Against which, GAP's assertion that the "unnecessary" lights are costing the banks £17m pa is a pure piffling irrelevance. As for pumping out "as much carbon dioxide as 346,000 transatlantic flights"... a quick mental calc: £17m fuel cost divided by 346,000 equals £49 per flight... I'm no expert, but shurely your typical B747 uses that much just starting the engines.
And to make things even more splutteringly gut-bustingly spit-making, my correspondent reckons that since GAP made their findings known, the Wharf's Corporate Social Responsibility Police have been busy disabling as much office lighting as possible, so the night shift (ie the day shift working on into the early hours) has to stumble around by candlelight hoping not to fall down a lift-shaft.
There are rumours of banks going out to recruit teams of blind financial analysts who won't cause such corporate embarrassment in the first place.
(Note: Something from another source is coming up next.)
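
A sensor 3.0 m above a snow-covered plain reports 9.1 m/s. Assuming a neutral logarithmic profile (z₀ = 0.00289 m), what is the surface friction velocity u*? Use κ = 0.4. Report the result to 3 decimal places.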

Tyler has been instructed to find the offices of Global Action Plan, hunker down outside with a Box Brownie, and not return until he's got some snaps of their own eco-indiscretions. There is a similar plan for the Carbon Trust (cost to taxpayers £70m pa), and the Energy Saving Trust (cost to taxpayers...er, another £70m pa).
PS My Wharf correspondent also unkindly suggested the name of GAP's Director- Trewin Restorick- might be an anagram of Droopy Prick. I told him he needed some sleep.
PPS Yes, I know- GAP's fuel calc was supposed to be fuel per trans-Atlantic passenger journey, rather than fuel per aircraft journey. But I like my calc better.
PPS For an hilarious insiders' account of why investment bankers need to do it with the lights on, read the excellent Monkey Business.